Back to the train

The semester has started again, and so that means I'm back on the train soon. Looks like I'm far from alone.

The commuter railroad carried more than 4 million passengers in 2008, the first time it surpassed that mark in its 20-year history.

With 4.3 million passengers, Tri-Rail's ridership jumped nearly 23 percent over 2007. As gas prices tumbled below $2 a gallon, the number of weekday riders has dipped slightly but still hovers between 15,000 and 16,000 riders per day.

Ridership has more than doubled since 2005, after Tri-Rail finished building a second track, increased the number of weekday and weekend trains and added rush-hour service every 20 minutes.
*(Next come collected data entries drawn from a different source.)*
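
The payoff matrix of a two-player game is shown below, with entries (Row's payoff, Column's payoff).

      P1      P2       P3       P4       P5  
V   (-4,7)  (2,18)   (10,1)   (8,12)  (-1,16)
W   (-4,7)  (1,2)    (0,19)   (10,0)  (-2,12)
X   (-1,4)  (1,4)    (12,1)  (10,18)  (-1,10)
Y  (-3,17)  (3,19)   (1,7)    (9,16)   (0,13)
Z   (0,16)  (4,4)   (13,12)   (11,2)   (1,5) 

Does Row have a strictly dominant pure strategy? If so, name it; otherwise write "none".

Z vs V: P1: 0>-4, P2: 4>2, P3: 13>10, P4: 11>8, P5: 1>-1.
Z vs W: P1: 0>-4, P2: 4>1, P3: 13>0, P4: 11>10, P5: 1>-2.
Z vs X: P1: 0>-1, P2: 4>1, P3: 13>12, P4: 11>10, P5: 1>-1.
Z vs Y: P1: 0>-3, P2: 4>3, P3: 13>1, P4: 11>9, P5: 1>0.
Z strictly beats every other strategy against every opponent action, so it is strictly dominant.

Z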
"These statistics show that the trend of double-digit growth that we have experienced over the past three years is continuing," said Joseph Giulietti, Tri-Rail's executive director.
The interesting thing about these numbers is that Tri-Rail ridership grew even though it's a really limited system. In my own case, I have to drive to one station and take a shuttle bus from the other--the attitude of a lot of people is that if you have to drive that much anyway, you might as well drive the whole way, and I certainly understand that. It does take me longer, door-to-door, to get to work via the train than it does to drive, and with gas prices lower, it's not so clearly a financial deal to take the train. The only way it's a clear winner is on my sanity, which is enough to get me up a little earlier to stand on a platform, earbudded and carrying my laptop to work. See you later.